Auf den Schluss eines jeden Wirtschaftsjahres haben Körperschaften Erklärungen zur gesonderten Feststellung des steuerlichen Einlagekontos abzugeben (§ 27 Abs. 2 S. 4 KStG). Der zum Ende des Wirtschaftsjahres festgestellte Bestand des steuerlichen Kontos wird gemäß § 27 Abs. 2 S. 1 KStG gesondert festgestellt. Der Bescheid über die gesonderte Feststellung dient nach § 27 Abs. 2 S. 2 KStG als Grundlagenbescheid für die folgende Feststellung. Insofern bedarf es einer sorgfältigen und zeitnahen Feststellung des steuerlichen Einlagekontos. Erbringt eine Körperschaft Leistungen aus dem steuerlichen Einlagekonto, ist diese nach § 27 Abs. 3 S. 1 KStG verpflichtet, ihren Anteilseignern eine Bescheinigung nach amtlich vorgeschriebenem Muster darüber auszustellen.

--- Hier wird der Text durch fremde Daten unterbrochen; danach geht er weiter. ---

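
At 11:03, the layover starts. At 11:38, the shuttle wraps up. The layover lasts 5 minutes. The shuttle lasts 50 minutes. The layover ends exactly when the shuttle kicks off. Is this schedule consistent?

No

The shuttle starts at 11:38 − 50 min = 10:48.
So the layover ends at 10:48.
The layover starts at 10:48 − 5 min = 10:43.
But the layover is also said to start at 11:03 — a 20-minute conflict.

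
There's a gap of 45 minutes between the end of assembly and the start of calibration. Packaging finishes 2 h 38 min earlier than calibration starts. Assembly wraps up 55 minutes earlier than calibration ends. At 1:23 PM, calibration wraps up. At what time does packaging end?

Assembly ends at 1:23 PM − 55 min = 12:28 PM.
Calibration starts at 12:28 PM + 45 min = 1:13 PM.
Packaging ends at 1:13 PM − 158 min = 10:35 AM.

10:35 AM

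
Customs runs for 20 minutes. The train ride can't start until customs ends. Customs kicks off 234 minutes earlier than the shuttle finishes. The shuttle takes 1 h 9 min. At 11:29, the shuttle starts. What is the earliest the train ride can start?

09:04

The shuttle ends at 11:29 + 69 min = 12:38.
Customs starts at 12:38 − 234 min = 08:44.
Customs ends at 08:44 + 20 min = 09:04.
The train ride is bounded by customs, so the earliest it can start is 09:04.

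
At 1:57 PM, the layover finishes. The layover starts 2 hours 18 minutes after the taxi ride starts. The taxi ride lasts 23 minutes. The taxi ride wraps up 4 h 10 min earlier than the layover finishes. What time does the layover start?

The taxi ride ends at 1:57 PM − 250 min = 9:47 AM.
The taxi ride starts at 9:47 AM − 23 min = 9:24 AM.
The layover starts at 9:24 AM + 138 min = 11:42 AM.

11:42 AM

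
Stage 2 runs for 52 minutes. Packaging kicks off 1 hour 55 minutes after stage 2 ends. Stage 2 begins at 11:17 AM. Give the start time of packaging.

Stage 2 ends at 11:17 AM + 52 min = 12:09 PM.
Packaging starts at 12:09 PM + 115 min = 2:04 PM.

2:04 PM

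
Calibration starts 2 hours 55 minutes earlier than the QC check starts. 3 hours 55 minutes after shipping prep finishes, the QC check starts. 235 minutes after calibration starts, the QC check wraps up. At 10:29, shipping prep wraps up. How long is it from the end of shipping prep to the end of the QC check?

The QC check starts at 10:29 + 235 min = 14:24.
Calibration starts at 14:24 − 175 min = 11:29.
The QC check ends at 11:29 + 235 min = 15:24.
From 10:29 to 15:24 is 4 h 55 min.

4 h 55 min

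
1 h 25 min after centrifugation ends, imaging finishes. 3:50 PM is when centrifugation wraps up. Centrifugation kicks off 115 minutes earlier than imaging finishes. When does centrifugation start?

Imaging ends at 3:50 PM + 85 min = 5:15 PM.
Centrifugation starts at 5:15 PM − 115 min = 3:20 PM.

3:20 PM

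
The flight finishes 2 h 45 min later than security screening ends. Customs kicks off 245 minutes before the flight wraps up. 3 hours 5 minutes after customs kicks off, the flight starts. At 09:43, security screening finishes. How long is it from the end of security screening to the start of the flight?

1 h 45 min

The flight ends at 09:43 + 165 min = 12:28.
Customs starts at 12:28 − 245 min = 08:23.
The flight starts at 08:23 + 185 min = 11:28.
From 09:43 to 11:28 is 1 h 45 min.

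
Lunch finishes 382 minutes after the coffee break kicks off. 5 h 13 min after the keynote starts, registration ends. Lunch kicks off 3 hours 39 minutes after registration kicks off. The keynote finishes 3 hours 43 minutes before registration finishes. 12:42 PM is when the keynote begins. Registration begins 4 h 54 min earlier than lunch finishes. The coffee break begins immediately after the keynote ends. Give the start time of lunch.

Registration ends at 12:42 PM + 313 min = 5:55 PM.
The keynote ends at 5:55 PM − 223 min = 2:12 PM.
So the coffee break starts at 2:12 PM.
Lunch ends at 2:12 PM + 382 min = 8:34 PM.
Registration starts at 8:34 PM − 294 min = 3:40 PM.
Lunch starts at 3:40 PM + 219 min = 7:19 PM.

7:19 PM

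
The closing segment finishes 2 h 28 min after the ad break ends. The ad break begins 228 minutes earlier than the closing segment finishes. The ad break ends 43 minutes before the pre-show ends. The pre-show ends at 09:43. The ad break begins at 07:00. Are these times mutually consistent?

The ad break ends at 09:43 − 43 min = 09:00.
The closing segment ends at 09:00 + 148 min = 11:28.
The ad break starts at 11:28 − 228 min = 07:40.
But the ad break is also said to start at 07:00 — a 40-minute conflict.

No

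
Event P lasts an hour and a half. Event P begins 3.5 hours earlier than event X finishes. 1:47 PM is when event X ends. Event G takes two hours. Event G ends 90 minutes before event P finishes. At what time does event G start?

Event P starts at 1:47 PM − 210 min = 10:17 AM.
Event P ends at 10:17 AM + 90 min = 11:47 AM.
Event G ends at 11:47 AM − 90 min = 10:17 AM.
Event G starts at 10:17 AM − 120 min = 8:17 AM.

8:17 AM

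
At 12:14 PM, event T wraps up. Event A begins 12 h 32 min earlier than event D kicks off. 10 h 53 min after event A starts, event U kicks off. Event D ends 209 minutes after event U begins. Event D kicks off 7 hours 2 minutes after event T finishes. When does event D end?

Event D starts at 12:14 PM + 422 min = 7:16 PM.
Event A starts at 7:16 PM − 752 min = 6:44 AM.
Event U starts at 6:44 AM + 653 min = 5:37 PM.
Event D ends at 5:37 PM + 209 min = 9:06 PM.

9:06 PM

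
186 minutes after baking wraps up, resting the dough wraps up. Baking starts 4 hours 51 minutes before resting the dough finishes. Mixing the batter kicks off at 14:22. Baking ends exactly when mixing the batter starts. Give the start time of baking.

12:37

Baking ends at 14:22.
Resting the dough ends at 14:22 + 186 min = 17:28.
Baking starts at 17:28 − 291 min = 12:37.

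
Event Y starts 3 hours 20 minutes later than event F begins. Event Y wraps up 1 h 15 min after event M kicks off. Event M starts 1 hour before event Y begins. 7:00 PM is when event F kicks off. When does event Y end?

Event Y starts at 7:00 PM + 200 min = 10:20 PM.
Event M starts at 10:20 PM − 60 min = 9:20 PM.
Event Y ends at 9:20 PM + 75 min = 10:35 PM.

10:35 PM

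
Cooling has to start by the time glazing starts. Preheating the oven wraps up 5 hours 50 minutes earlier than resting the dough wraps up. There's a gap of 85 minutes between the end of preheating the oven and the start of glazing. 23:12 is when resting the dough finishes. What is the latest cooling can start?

Preheating the oven ends at 23:12 − 350 min = 17:22.
Glazing starts at 17:22 + 85 min = 18:47.
Cooling is bounded by glazing, so the latest it can start is 18:47.

18:47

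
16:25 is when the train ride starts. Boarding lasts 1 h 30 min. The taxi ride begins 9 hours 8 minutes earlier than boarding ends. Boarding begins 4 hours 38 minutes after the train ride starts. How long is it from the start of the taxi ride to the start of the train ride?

180 minutes

Boarding starts at 16:25 + 278 min = 21:03.
Boarding ends at 21:03 + 90 min = 22:33.
The taxi ride starts at 22:33 − 548 min = 13:25.
From 13:25 to 16:25 is 180 minutes.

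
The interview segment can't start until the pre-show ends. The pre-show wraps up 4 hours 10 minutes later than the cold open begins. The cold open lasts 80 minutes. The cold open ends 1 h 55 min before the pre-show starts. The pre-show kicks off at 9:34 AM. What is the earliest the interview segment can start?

10:29 AM

The cold open ends at 9:34 AM − 115 min = 7:39 AM.
The cold open starts at 7:39 AM − 80 min = 6:19 AM.
The pre-show ends at 6:19 AM + 250 min = 10:29 AM.
The interview segment is bounded by the pre-show, so the earliest it can start is 10:29 AM.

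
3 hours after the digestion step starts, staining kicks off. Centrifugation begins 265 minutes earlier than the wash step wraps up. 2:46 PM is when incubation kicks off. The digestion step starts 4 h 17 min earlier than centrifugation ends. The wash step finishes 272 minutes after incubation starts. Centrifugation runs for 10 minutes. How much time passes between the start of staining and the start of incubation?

60 minutes

The wash step ends at 2:46 PM + 272 min = 7:18 PM.
Centrifugation starts at 7:18 PM − 265 min = 2:53 PM.
Centrifugation ends at 2:53 PM + 10 min = 3:03 PM.
The digestion step starts at 3:03 PM − 257 min = 10:46 AM.
Staining starts at 10:46 AM + 180 min = 1:46 PM.
From 1:46 PM to 2:46 PM is 60 minutes.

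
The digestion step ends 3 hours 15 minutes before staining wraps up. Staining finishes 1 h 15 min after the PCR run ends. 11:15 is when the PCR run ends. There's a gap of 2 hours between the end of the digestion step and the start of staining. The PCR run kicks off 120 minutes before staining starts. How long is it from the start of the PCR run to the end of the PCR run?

two hours

Staining ends at 11:15 + 75 min = 12:30.
The digestion step ends at 12:30 − 195 min = 09:15.
Staining starts at 09:15 + 120 min = 11:15.
The PCR run starts at 11:15 − 120 min = 09:15.
From 09:15 to 11:15 is two hours.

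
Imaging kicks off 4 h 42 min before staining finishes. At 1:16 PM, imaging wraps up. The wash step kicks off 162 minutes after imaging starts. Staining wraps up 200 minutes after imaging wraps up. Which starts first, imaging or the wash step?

Staining ends at 1:16 PM + 200 min = 4:36 PM.
Imaging starts at 4:36 PM − 282 min = 11:54 AM.
The wash step starts at 11:54 AM + 162 min = 2:36 PM.
Imaging starts at 11:54 AM and the wash step starts at 2:36 PM, so imaging is first.

imaging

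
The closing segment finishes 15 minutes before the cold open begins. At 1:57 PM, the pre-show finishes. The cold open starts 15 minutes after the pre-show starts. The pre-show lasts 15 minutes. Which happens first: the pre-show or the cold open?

The pre-show starts at 1:57 PM − 15 min = 1:42 PM.
The cold open starts at 1:42 PM + 15 min = 1:57 PM.
The pre-show starts at 1:42 PM and the cold open starts at 1:57 PM, so the pre-show is first.

the pre-show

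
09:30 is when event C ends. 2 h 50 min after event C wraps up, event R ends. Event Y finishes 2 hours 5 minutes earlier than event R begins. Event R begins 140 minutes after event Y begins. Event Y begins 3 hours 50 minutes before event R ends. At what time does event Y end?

Event R ends at 09:30 + 170 min = 12:20.
Event Y starts at 12:20 − 230 min = 08:30.
Event R starts at 08:30 + 140 min = 10:50.
Event Y ends at 10:50 − 125 min = 08:45.

08:45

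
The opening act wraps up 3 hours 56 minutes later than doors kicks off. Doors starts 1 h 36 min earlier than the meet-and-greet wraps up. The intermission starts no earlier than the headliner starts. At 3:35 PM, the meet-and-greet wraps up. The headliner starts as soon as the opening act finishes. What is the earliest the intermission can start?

Doors starts at 3:35 PM − 96 min = 1:59 PM.
The opening act ends at 1:59 PM + 236 min = 5:55 PM.
So the headliner starts at 5:55 PM.
The intermission is bounded by the headliner, so the earliest it can start is 5:55 PM.

5:55 PM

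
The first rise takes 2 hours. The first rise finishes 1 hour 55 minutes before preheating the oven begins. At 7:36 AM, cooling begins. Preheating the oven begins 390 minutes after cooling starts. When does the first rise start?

Preheating the oven starts at 7:36 AM + 390 min = 2:06 PM.
The first rise ends at 2:06 PM − 115 min = 12:11 PM.
The first rise starts at 12:11 PM − 120 min = 10:11 AM.

10:11 AM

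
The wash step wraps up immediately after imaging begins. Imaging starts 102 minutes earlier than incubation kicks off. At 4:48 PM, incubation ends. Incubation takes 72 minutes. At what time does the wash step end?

1:54 PM

Incubation starts at 4:48 PM − 72 min = 3:36 PM.
Imaging starts at 3:36 PM − 102 min = 1:54 PM.
So the wash step ends at 1:54 PM.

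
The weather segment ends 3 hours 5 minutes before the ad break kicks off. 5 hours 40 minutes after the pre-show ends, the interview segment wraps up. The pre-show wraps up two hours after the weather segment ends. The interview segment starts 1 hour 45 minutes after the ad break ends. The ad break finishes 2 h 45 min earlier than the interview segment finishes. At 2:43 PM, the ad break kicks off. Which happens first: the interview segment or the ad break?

The weather segment ends at 2:43 PM − 185 min = 11:38 AM.
The pre-show ends at 11:38 AM + 120 min = 1:38 PM.
The interview segment ends at 1:38 PM + 340 min = 7:18 PM.
The ad break ends at 7:18 PM − 165 min = 4:33 PM.
The interview segment starts at 4:33 PM + 105 min = 6:18 PM.
The interview segment starts at 6:18 PM and the ad break starts at 2:43 PM, so the ad break is first.

the ad break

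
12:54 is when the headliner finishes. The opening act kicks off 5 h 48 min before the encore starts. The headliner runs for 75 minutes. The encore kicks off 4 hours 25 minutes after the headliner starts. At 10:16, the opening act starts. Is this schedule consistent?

The headliner starts at 12:54 − 75 min = 11:39.
The encore starts at 11:39 + 265 min = 16:04.
The opening act starts at 16:04 − 348 min = 10:16.
That matches the stated 10:16, so the schedule is consistent.

Yes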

MERKE | Bei einer Verwendung des Einlagekontos gemäß § 27 KStG handelt es sich grundsätzlich um eine Kapitalrückzahlung, die nicht zu steuerpflichtigen Einnahmen führt (§ 20 Abs. 1 Nr. 1 S. 3 EStG). Soweit die Rückzahlung die Höhe der Anschaffungskosten übersteigt, liegen hingegen Einnahmen vor. |
In Fällen, in denen Gewinnrücklagen in Nennkapital umgewandelt worden sind, entsteht ein Sonderausweis nach § 28 Abs. 1 S. 3 KStG. Bei einer Herabsetzung des Nennkapitals oder der Auflösung der Körperschaft wird zunächst der Sonderausweis zum Schluss des vorangegangenen Wirtschaftsjahres gemindert (§ 28 Abs. 2 S. 1 KStG). Die Minderung des Sonderausweises führt nach § 28 Abs. 2 S. 2 KStG zu einer Gewinnausschüttung, die beim Anteilseigner zu Bezügen i. S. d. § 20 Abs. 1 Nr. 2 EStG führt.
Beachten Sie | Das Einlagekonto wird nur für steuerliche Zwecke geführt. Daher ist bei der Auskehrung handelsbilanzieller Kapitalrücklagen zu prüfen, ob diese für steuerliche Zwecke zu einer nicht steuerpflichtigen Einlagenrückgewähr oder zu einer steuerpflichtigen Gewinnausschüttung führt.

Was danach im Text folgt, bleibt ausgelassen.